Monday,  Sept.. 09, 2013 • Vol. 15--No. 56 • 27 of 30

(Continued from page 26)

• For many parents and students, there have been few to no consequences to opting out of testing. Most parents are choosing to take their younger children out of testing, not older students for whom it is a graduation requirement. It's unclear if things will change when the Common Core Curriculum and the standardized tests that will accompany it are implemented in the 2014-15 school year.
• Some states were granted waivers for No Child Left Behind, which requires districts to have at least 95 percent of students participate in standardized testing or be at risk of losing funding.
• Kristen Jaudon, a spokeswoman for the Washington Office of Superintendent of Public Instruction, said the test Seattle deemed optional is not required by the state. Ninety-five percent of students in a given school must take standardized tests that are required by state law. She said parents who pull their children out of testing wouldn't be able to identify if a student was having problems in a particular subject and the move would deny educators the chance to see if the curriculum is working.

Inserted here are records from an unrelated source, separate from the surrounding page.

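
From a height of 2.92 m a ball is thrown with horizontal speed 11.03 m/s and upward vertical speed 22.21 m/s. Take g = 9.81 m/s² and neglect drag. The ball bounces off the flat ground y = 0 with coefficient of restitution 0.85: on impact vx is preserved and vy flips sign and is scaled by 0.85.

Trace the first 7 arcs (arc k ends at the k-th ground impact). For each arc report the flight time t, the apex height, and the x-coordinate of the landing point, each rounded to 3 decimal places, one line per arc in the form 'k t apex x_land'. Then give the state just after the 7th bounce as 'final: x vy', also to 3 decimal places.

Arc 1: start y=2.920, vy=22.210 → t=4.656, apex=28.062, x_land=51.355, impact vy=-23.464
  bounce: vy ← 0.85·23.464 = 19.945
Arc 2: start y=0.000, vy=19.945 → t=4.066, apex=20.275, x_land=96.205, impact vy=-19.945
  bounce: vy ← 0.85·19.945 = 16.953
Arc 3: start y=0.000, vy=16.953 → t=3.456, apex=14.648, x_land=134.327, impact vy=-16.953
  bounce: vy ← 0.85·16.953 = 14.410
Arc 4: start y=0.000, vy=14.410 → t=2.938, apex=10.584, x_land=166.731, impact vy=-14.410
  bounce: vy ← 0.85·14.410 = 12.249
Arc 5: start y=0.000, vy=12.249 → t=2.497, apex=7.647, x_land=194.275, impact vy=-12.249
  bounce: vy ← 0.85·12.249 = 10.411
Arc 6: start y=0.000, vy=10.411 → t=2.123, apex=5.525, x_land=217.687, impact vy=-10.411
  bounce: vy ← 0.85·10.411 = 8.850
Arc 7: start y=0.000, vy=8.850 → t=1.804, apex=3.992, x_land=237.587, impact vy=-8.850
  bounce: vy ← 0.85·8.850 = 7.522

1 4.656 28.062 51.355
2 4.066 20.275 96.205
3 3.456 14.648 134.327
4 2.938 10.584 166.731
5 2.497 7.647 194.275
6 2.123 5.525 217.687
7 1.804 3.992 237.587
final: 237.587 7.522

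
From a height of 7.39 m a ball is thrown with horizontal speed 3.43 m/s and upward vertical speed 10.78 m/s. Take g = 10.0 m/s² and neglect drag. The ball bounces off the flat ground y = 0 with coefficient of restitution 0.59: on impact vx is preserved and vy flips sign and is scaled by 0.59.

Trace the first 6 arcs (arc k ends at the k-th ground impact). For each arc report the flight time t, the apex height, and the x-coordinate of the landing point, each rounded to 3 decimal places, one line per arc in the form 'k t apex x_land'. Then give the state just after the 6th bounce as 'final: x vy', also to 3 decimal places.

Arc 1: start y=7.390, vy=10.780 → t=2.703, apex=13.200, x_land=9.271, impact vy=-16.248
  bounce: vy ← 0.59·16.248 = 9.587
Arc 2: start y=0.000, vy=9.587 → t=1.917, apex=4.595, x_land=15.847, impact vy=-9.587
  bounce: vy ← 0.59·9.587 = 5.656
Arc 3: start y=0.000, vy=5.656 → t=1.131, apex=1.600, x_land=19.727, impact vy=-5.656
  bounce: vy ← 0.59·5.656 = 3.337
Arc 4: start y=0.000, vy=3.337 → t=0.667, apex=0.557, x_land=22.016, impact vy=-3.337
  bounce: vy ← 0.59·3.337 = 1.969
Arc 5: start y=0.000, vy=1.969 → t=0.394, apex=0.194, x_land=23.367, impact vy=-1.969
  bounce: vy ← 0.59·1.969 = 1.162
Arc 6: start y=0.000, vy=1.162 → t=0.232, apex=0.067, x_land=24.164, impact vy=-1.162
  bounce: vy ← 0.59·1.162 = 0.685

1 2.703 13.200 9.271
2 1.917 4.595 15.847
3 1.131 1.600 19.727
4 0.667 0.557 22.016
5 0.394 0.194 23.367
6 0.232 0.067 24.164
final: 24.164 0.685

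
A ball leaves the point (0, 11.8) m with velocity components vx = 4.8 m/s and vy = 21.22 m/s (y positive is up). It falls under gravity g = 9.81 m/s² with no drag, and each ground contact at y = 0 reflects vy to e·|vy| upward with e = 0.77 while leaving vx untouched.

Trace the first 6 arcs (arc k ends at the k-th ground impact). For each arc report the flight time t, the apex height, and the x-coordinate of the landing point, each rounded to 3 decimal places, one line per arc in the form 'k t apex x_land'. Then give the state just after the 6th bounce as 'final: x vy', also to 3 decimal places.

1 4.825 34.750 23.159
2 4.099 20.604 42.834
3 3.156 12.216 57.984
4 2.430 7.243 69.650
5 1.871 4.294 78.632
6 1.441 2.546 85.549
final: 85.549 5.442

Arc 1: start y=11.800, vy=21.220 → t=4.825, apex=34.750, x_land=23.159, impact vy=-26.111
  bounce: vy ← 0.77·26.111 = 20.106
Arc 2: start y=0.000, vy=20.106 → t=4.099, apex=20.604, x_land=42.834, impact vy=-20.106
  bounce: vy ← 0.77·20.106 = 15.481
Arc 3: start y=0.000, vy=15.481 → t=3.156, apex=12.216, x_land=57.984, impact vy=-15.481
  bounce: vy ← 0.77·15.481 = 11.921
Arc 4: start y=0.000, vy=11.921 → t=2.430, apex=7.243, x_land=69.650, impact vy=-11.921
  bounce: vy ← 0.77·11.921 = 9.179
Arc 5: start y=0.000, vy=9.179 → t=1.871, apex=4.294, x_land=78.632, impact vy=-9.179
  bounce: vy ← 0.77·9.179 = 7.068
Arc 6: start y=0.000, vy=7.068 → t=1.441, apex=2.546, x_land=85.549, impact vy=-7.068
  bounce: vy ← 0.77·7.068 = 5.442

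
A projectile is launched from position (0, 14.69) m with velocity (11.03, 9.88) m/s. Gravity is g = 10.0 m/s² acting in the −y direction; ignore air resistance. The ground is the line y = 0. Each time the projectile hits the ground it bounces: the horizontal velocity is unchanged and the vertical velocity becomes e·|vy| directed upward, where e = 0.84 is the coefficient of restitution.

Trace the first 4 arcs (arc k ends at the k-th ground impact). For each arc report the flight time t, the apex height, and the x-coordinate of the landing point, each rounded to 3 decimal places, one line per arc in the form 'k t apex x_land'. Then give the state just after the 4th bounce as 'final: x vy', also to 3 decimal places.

1 2.966 19.571 32.720
2 3.324 13.809 69.381
3 2.792 9.744 100.176
4 2.345 6.875 126.044
final: 126.044 9.850

Arc 1: start y=14.690, vy=9.880 → t=2.966, apex=19.571, x_land=32.720, impact vy=-19.784
  bounce: vy ← 0.84·19.784 = 16.619
Arc 2: start y=0.000, vy=16.619 → t=3.324, apex=13.809, x_land=69.381, impact vy=-16.619
  bounce: vy ← 0.84·16.619 = 13.960
Arc 3: start y=0.000, vy=13.960 → t=2.792, apex=9.744, x_land=100.176, impact vy=-13.960
  bounce: vy ← 0.84·13.960 = 11.726
Arc 4: start y=0.000, vy=11.726 → t=2.345, apex=6.875, x_land=126.044, impact vy=-11.726
  bounce: vy ← 0.84·11.726 = 9.850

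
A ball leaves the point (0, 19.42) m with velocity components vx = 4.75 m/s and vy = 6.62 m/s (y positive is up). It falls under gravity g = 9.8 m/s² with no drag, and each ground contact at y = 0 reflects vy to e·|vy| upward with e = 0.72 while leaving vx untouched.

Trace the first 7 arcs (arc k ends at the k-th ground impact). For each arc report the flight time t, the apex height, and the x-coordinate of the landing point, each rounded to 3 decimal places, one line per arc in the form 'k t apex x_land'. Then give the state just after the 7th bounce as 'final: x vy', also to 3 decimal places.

Arc 1: start y=19.420, vy=6.620 → t=2.778, apex=21.656, x_land=13.195, impact vy=-20.602
  bounce: vy ← 0.72·20.602 = 14.834
Arc 2: start y=0.000, vy=14.834 → t=3.027, apex=11.226, x_land=27.574, impact vy=-14.834
  bounce: vy ← 0.72·14.834 = 10.680
Arc 3: start y=0.000, vy=10.680 → t=2.180, apex=5.820, x_land=37.927, impact vy=-10.680
  bounce: vy ← 0.72·10.680 = 7.690
Arc 4: start y=0.000, vy=7.690 → t=1.569, apex=3.017, x_land=45.382, impact vy=-7.690
  bounce: vy ← 0.72·7.690 = 5.537
Arc 5: start y=0.000, vy=5.537 → t=1.130, apex=1.564, x_land=50.749, impact vy=-5.537
  bounce: vy ← 0.72·5.537 = 3.986
Arc 6: start y=0.000, vy=3.986 → t=0.814, apex=0.811, x_land=54.613, impact vy=-3.986
  bounce: vy ← 0.72·3.986 = 2.870
Arc 7: start y=0.000, vy=2.870 → t=0.586, apex=0.420, x_land=57.396, impact vy=-2.870
  bounce: vy ← 0.72·2.870 = 2.067

1 2.778 21.656 13.195
2 3.027 11.226 27.574
3 2.180 5.820 37.927
4 1.569 3.017 45.382
5 1.130 1.564 50.749
6 0.814 0.811 54.613
7 0.586 0.420 57.396
final: 57.396 2.067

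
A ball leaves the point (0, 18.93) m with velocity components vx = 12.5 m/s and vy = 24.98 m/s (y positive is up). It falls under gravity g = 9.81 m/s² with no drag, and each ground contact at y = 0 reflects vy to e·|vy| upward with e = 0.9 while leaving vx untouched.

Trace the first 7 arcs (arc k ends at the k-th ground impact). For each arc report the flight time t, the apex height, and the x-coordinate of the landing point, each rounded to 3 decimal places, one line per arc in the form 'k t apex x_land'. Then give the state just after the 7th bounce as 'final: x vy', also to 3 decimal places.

Arc 1: start y=18.930, vy=24.980 → t=5.762, apex=50.734, x_land=72.031, impact vy=-31.550
  bounce: vy ← 0.9·31.550 = 28.395
Arc 2: start y=0.000, vy=28.395 → t=5.789, apex=41.095, x_land=144.394, impact vy=-28.395
  bounce: vy ← 0.9·28.395 = 25.556
Arc 3: start y=0.000, vy=25.556 → t=5.210, apex=33.287, x_land=209.520, impact vy=-25.556
  bounce: vy ← 0.9·25.556 = 23.000
Arc 4: start y=0.000, vy=23.000 → t=4.689, apex=26.962, x_land=268.134, impact vy=-23.000
  bounce: vy ← 0.9·23.000 = 20.700
Arc 5: start y=0.000, vy=20.700 → t=4.220, apex=21.839, x_land=320.886, impact vy=-20.700
  bounce: vy ← 0.9·20.700 = 18.630
Arc 6: start y=0.000, vy=18.630 → t=3.798, apex=17.690, x_land=368.363, impact vy=-18.630
  bounce: vy ← 0.9·18.630 = 16.767
Arc 7: start y=0.000, vy=16.767 → t=3.418, apex=14.329, x_land=411.092, impact vy=-16.767
  bounce: vy ← 0.9·16.767 = 15.090

1 5.762 50.734 72.031
2 5.789 41.095 144.394
3 5.210 33.287 209.520
4 4.689 26.962 268.134
5 4.220 21.839 320.886
6 3.798 17.690 368.363
7 3.418 14.329 411.092
final: 411.092 15.090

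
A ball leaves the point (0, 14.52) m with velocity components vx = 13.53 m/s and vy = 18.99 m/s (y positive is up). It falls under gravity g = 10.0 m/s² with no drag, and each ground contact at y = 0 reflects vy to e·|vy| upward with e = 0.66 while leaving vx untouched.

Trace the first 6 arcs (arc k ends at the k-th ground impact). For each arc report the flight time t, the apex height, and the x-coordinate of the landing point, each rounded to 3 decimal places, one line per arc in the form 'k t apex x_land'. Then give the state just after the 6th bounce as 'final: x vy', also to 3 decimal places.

1 4.451 32.551 60.215
2 3.368 14.179 105.784
3 2.223 6.176 135.860
4 1.467 2.690 155.710
5 0.968 1.172 168.811
6 0.639 0.511 177.457
final: 177.457 2.109

Arc 1: start y=14.520, vy=18.990 → t=4.451, apex=32.551, x_land=60.215, impact vy=-25.515
  bounce: vy ← 0.66·25.515 = 16.840
Arc 2: start y=0.000, vy=16.840 → t=3.368, apex=14.179, x_land=105.784, impact vy=-16.840
  bounce: vy ← 0.66·16.840 = 11.114
Arc 3: start y=0.000, vy=11.114 → t=2.223, apex=6.176, x_land=135.860, impact vy=-11.114
  bounce: vy ← 0.66·11.114 = 7.335
Arc 4: start y=0.000, vy=7.335 → t=1.467, apex=2.690, x_land=155.710, impact vy=-7.335
  bounce: vy ← 0.66·7.335 = 4.841
Arc 5: start y=0.000, vy=4.841 → t=0.968, apex=1.172, x_land=168.811, impact vy=-4.841
  bounce: vy ← 0.66·4.841 = 3.195
Arc 6: start y=0.000, vy=3.195 → t=0.639, apex=0.511, x_land=177.457, impact vy=-3.195
  bounce: vy ← 0.66·3.195 = 2.109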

• "We are bound by state law to test kids in our state. It's not optional," she said.
• Tustin Amole, a spokeswoman for the Cherry Creek School District in Centennial, Colo., said 95 percent of students in the district take standardized tests. If a child stays home on testing day, she said, it's difficult to know if the parent is opting the child out or if the child is home for personal reasons, such as being sick.
• "We encourage parents to have their kids take the test, but there are no consequences of any kind," she said. "There's no formal process for opting out. They can keep their child home that day and write an excuse."
• Maria Ferguson of the Center on Education Policy said she thinks the practice of parents pulling their kids out of standardized tests is symbolic.
• "I think it shows that people are very scared and very confused by tests," she said. "I think it's representative that testing has a branding problem."
• Julie Borst of Allendale, N.J., didn't want her rising ninth-grader to take state standardized tests last year because she has special needs and isn't learning at her grade level. Borst is also concerned about the corporate influence of testing on education.
• Borst said the school and superintendent asked the New Jersey Department of Education for guidance. Rather than staying home, Borst's daughter had to go into the principal's office each morning of the test and refuse to take it. Borst then drove her home.
• "It was kind of convoluted and kind of a dance you do, and the result is the school district, they don't get dinged," Borst said.
• Michael Yaple, a spokesman for the New Jersey Department of Education, said about 98 percent of New Jersey students take standardized tests.